Seated at a table in front of the big-screen TV, among others, were Horse's Ass David Goldstein, former Seattle Weekly columnist Geov Parrish, and MiscMedia.com's Clark Humphrey, who were relaxing after conspiring to launch a new liberal online publication. Humphrey is certain they can do better than Crosscut, which he calls "colorless and shallow." "Drinking" is not, thank goodness, just for liberals. Some small-case liberal drinkers, otherwise known as conservatives, were there, too. These included open-government activist Armen Yousoufian, Sound Politics blogger Don Ward, and newly minted Seattle City Council candidate Jim Nobles, who is running for Peter Steinbrueck's seat.

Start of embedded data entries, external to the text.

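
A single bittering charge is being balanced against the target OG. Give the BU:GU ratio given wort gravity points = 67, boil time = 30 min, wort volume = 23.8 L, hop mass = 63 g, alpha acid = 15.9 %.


U = 1.65·0.000125^(GP/1000)·(1−e^(−0.04t))/4.15;  IBU = (α/100)·m·U·1000/V;  BU:GU = IBU/GP
U = 1.65·0.000125^(67/1000)·(1−e^(−0.04·30))/4.15 = 0.1522
IBU = (15.9/100)·63·0.1522·1000/23.8 = 64.0392
BU:GU = 64.0392/67

0.9558


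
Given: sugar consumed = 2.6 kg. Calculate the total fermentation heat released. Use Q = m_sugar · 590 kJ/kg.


Q = 2.6 · 590

1534.0000 kJ


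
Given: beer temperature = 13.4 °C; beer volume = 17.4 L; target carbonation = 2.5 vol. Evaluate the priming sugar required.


residual = 14.695·(0.01821 + 0.09011·e^(−0.04·T));  sugar = (target − residual)·4.0·V
residual = 14.695·(0.01821 + 0.09011·e^(−0.04·13.4)) = 1.0423
sugar = (2.5 − 1.0423)·4.0·17.4

101.4528 g


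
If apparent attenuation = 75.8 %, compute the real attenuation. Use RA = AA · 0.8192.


RA = 75.8 · 0.8192

62.0954 %


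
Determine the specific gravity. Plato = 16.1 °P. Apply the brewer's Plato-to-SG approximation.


SG = 259/(259 − P)
SG = 259/(259 − 16.1)

1.0663


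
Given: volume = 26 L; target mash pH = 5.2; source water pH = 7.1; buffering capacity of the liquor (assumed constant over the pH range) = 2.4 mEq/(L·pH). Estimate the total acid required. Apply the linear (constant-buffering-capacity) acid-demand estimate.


acid = buffering capacity · (pH_source − pH_target) · V
acid = 2.4 · (7.1 − 5.2) · 26

118.5600 mEq


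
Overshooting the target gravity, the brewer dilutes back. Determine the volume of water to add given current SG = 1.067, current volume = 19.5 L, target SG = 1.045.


V_water = V·((SG_curr − 1)/(SG_target − 1) − 1)
V_water = 19.5·((1.067 − 1)/(1.045 − 1) − 1)

9.5333 L


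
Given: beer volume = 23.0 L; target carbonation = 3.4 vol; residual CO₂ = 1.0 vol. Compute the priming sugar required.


sugar = (target − residual)·4.0·V
sugar = (3.4 − 1.0)·4.0·23.0

220.8000 g


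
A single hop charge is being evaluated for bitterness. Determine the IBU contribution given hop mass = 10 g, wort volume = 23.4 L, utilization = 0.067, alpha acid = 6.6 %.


IBU = (α/100)·mass·U·1000 / V
IBU = (6.6/100)·10·0.067·1000 / 23.4

1.8897 IBU


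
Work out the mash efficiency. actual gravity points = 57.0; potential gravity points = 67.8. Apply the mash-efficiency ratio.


efficiency = actual / potential × 100
efficiency = 57.0 / 67.8 × 100

84.0708 %


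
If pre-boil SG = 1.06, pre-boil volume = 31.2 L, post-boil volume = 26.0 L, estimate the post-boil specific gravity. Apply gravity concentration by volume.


SG_post = 1 + (SG_pre − 1)·V_pre/V_post
pts_pre = (1.06 − 1)·1000 = 60.0000
pts_post = 60.0000·31.2/26.0 = 72.0000
SG_post = 1 + 72.0000/1000

1.0720


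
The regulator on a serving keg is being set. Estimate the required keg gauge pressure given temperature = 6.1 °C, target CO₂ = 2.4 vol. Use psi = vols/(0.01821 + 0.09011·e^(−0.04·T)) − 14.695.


psi = 2.4/(0.01821 + 0.09011·e^(−0.04·6.1)) − 14.695

12.3290 psi


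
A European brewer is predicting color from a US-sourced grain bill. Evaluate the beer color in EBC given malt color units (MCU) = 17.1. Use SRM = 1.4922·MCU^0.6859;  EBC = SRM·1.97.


SRM = 1.4922·17.1^0.6859 = 10.4602
EBC = 10.4602·1.97

20.6066 EBC


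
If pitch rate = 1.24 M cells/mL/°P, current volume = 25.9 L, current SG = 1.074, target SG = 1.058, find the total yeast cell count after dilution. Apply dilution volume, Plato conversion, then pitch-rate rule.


V_w = V·((SG_c−1)/(SG_t−1)−1);  °P = 259 − 259/SG_t;  cells = rate·(V+V_w)·°P
V_w = 25.9·((1.074−1)/(1.058−1)−1) = 7.1448
V_final = 25.9 + 7.1448 = 33.0448
°P = 259 − 259/1.058 = 14.1985
cells = 1.24·33.0448·14.1985

581.7914 billion cells


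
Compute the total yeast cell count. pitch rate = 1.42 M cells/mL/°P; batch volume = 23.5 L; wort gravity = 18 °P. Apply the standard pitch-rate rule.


cells (billions) = rate · V_L · °P
cells = 1.42 · 23.5 · 18

600.6600 billion cells


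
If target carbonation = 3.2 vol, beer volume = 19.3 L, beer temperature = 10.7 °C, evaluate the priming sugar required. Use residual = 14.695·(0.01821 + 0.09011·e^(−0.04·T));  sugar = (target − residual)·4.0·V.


residual = 14.695·(0.01821 + 0.09011·e^(−0.04·10.7)) = 1.1307
sugar = (3.2 − 1.1307)·4.0·19.3

159.7497 g


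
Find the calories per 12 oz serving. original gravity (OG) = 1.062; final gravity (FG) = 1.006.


ABW = (OG−FG)·131.25·0.79/FG;  °P = 259 − 259/SG (for OG→OE and FG→AE);  RE = 0.1808·OE + 0.8192·AE;  Cal = (6.9·ABW + 4·(RE−0.1))·FG·3.55
ABW = (1.062 − 1.006)·131.25·0.79/1.006 = 5.7719
OE = 259 − 259/1.062 = 15.1205 °P
AE = 259 − 259/1.006 = 1.5447 °P
RE = 0.1808·15.1205 + 0.8192·1.5447 = 3.9992 °P
Cal = (6.9·5.7719 + 4·(3.9992−0.1))·1.006·3.55

197.9316 kcal


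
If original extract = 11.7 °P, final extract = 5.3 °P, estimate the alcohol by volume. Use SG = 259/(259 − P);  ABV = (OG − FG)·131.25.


OG = 259/(259 − 11.7) = 1.0473
FG = 259/(259 − 5.3) = 1.0209
ABV = (1.0473 − 1.0209)·131.25

3.4676 % ABV


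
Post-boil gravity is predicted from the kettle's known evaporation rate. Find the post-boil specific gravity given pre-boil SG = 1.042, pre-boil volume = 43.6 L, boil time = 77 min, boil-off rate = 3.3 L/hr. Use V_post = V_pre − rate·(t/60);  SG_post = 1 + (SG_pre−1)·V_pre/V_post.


V_post = 43.6 − 3.3·(77/60) = 39.3650
SG_post = 1 + (1.042 − 1)·43.6/39.3650

1.0465


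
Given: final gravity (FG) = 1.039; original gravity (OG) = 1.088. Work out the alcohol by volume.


ABV = (OG − FG) · 131.25
ABV = (1.088 − 1.039) · 131.25

6.4313 % ABV


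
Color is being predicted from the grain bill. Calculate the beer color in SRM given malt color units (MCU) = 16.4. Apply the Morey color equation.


SRM = 1.4922 · MCU^0.6859
SRM = 1.4922 · 16.4^0.6859

10.1646 SRM


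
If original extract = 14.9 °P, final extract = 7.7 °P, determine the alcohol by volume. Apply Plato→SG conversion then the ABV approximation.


SG = 259/(259 − P);  ABV = (OG − FG)·131.25
OG = 259/(259 − 14.9) = 1.0610
FG = 259/(259 − 7.7) = 1.0306
ABV = (1.0610 − 1.0306)·131.25

3.9900 % ABV


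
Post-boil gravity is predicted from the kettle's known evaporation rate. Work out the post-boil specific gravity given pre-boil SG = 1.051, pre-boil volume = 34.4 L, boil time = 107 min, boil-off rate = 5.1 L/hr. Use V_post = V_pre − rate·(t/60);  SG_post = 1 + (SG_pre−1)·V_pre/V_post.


V_post = 34.4 − 5.1·(107/60) = 25.3050
SG_post = 1 + (1.051 − 1)·34.4/25.3050

1.0693


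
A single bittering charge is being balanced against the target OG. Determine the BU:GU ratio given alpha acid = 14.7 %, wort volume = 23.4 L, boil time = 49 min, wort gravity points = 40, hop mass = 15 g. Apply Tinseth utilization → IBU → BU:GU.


U = 1.65·0.000125^(GP/1000)·(1−e^(−0.04t))/4.15;  IBU = (α/100)·m·U·1000/V;  BU:GU = IBU/GP
U = 1.65·0.000125^(40/1000)·(1−e^(−0.04·49))/4.15 = 0.2384
IBU = (14.7/100)·15·0.2384·1000/23.4 = 22.4683
BU:GU = 22.4683/40

0.5617


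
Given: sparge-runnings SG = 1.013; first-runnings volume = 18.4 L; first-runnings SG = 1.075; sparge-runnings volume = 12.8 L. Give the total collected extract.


total = Σ (SG_i − 1)·1000·V_i
first = (1.075 − 1)·1000·18.4 = 1380.0000
sparge = (1.013 − 1)·1000·12.8 = 166.4000
total = 1380.0000 + 166.4000

1546.4000 gravity·L


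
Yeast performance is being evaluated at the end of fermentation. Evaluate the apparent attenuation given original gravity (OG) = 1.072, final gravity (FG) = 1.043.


AA = (OG − FG)/(OG − 1) · 100
AA = (1.072 − 1.043)/(1.072 − 1) · 100

40.2778 %


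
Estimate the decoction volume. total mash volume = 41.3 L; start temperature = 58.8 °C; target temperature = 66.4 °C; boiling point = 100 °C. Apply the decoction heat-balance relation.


V_dec = V_total·(T_target − T_start)/(T_boil − T_start)
V_dec = 41.3·(66.4 − 58.8)/(100 − 58.8)

7.6184 L


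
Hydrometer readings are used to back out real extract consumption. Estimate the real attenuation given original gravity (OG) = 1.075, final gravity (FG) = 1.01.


AA = (OG−FG)/(OG−1)·100;  RA = AA·0.8192
AA = (1.075 − 1.01)/(1.075 − 1)·100 = 86.6667
RA = 86.6667·0.8192

70.9973 %


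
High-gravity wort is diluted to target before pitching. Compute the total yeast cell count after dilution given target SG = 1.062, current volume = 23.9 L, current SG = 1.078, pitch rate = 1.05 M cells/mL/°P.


V_w = V·((SG_c−1)/(SG_t−1)−1);  °P = 259 − 259/SG_t;  cells = rate·(V+V_w)·°P
V_w = 23.9·((1.078−1)/(1.062−1)−1) = 6.1677
V_final = 23.9 + 6.1677 = 30.0677
°P = 259 − 259/1.062 = 15.1205
cells = 1.05·30.0677·15.1205

477.3721 billion cells


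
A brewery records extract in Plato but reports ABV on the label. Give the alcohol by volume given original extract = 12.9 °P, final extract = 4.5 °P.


SG = 259/(259 − P);  ABV = (OG − FG)·131.25
OG = 259/(259 − 12.9) = 1.0524
FG = 259/(259 − 4.5) = 1.0177
ABV = (1.0524 − 1.0177)·131.25

4.5591 % ABV


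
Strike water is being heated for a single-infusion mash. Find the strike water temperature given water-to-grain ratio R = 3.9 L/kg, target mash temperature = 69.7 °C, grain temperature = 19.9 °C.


T_strike = (0.41/R)·(T_mash − T_grain) + T_mash
T_strike = (0.41/3.9)·(69.7 − 19.9) + 69.7

74.9354 °C


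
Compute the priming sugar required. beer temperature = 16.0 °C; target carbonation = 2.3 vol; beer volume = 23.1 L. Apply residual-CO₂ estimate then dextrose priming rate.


residual = 14.695·(0.01821 + 0.09011·e^(−0.04·T));  sugar = (target − residual)·4.0·V
residual = 14.695·(0.01821 + 0.09011·e^(−0.04·16.0)) = 0.9658
sugar = (2.3 − 0.9658)·4.0·23.1

123.2783 g


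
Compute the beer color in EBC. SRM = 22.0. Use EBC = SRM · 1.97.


EBC = 22.0 · 1.97

43.3400 EBC


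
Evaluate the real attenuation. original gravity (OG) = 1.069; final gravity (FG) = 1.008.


AA = (OG−FG)/(OG−1)·100;  RA = AA·0.8192
AA = (1.069 − 1.008)/(1.069 − 1)·100 = 88.4058
RA = 88.4058·0.8192

72.4220 %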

Noble's a spotted owl of Seattle politics, a member of the species known as Rebublicanus disappearens. He's identifiable because he wears a scarlet "R" on his forehead. One observation, Jim: Republicans can't even get elected in Kirkland anymore, so good luck anyway. The liberal drinkers immediately expounded various theories about us newcomers. Former Stranger writer and Ron Sims aide Sandeep Kaushik and Goldstein accused Mossback of being a reactionary, nativist windmill-tilter for daring to question the God of Density. Mossback pointed out that if density is what they desire, their former homes of New York and Philadelphia await them with open arms. Or maybe a skinny tower in Vancouver, B.C., which a friend recently described as a "Manhattan for lazy people." Kaushik, who in many ways was the intellectual life of the Drinking Liberally party, then speculated that Crosscut Publisher David Brewster and Stranger editor and sex-advice columnist Dan Savage are really the same person. Journalistically, that is. Both moved from out of town to use their own newspapers to turn Seattle into that shining city on a hill. I can see that. For David, that city is Athens. For Savage, it's Gomorrah. I would also add that both are preternaturally boyish. David is ageless and still can wear the duffle coat from his freshman year at Yale. Savage has been in his 30s for more than a decade. What I still can't figure out is, which one is in drag? Maybe all will be revealed at the next Drinking Liberally.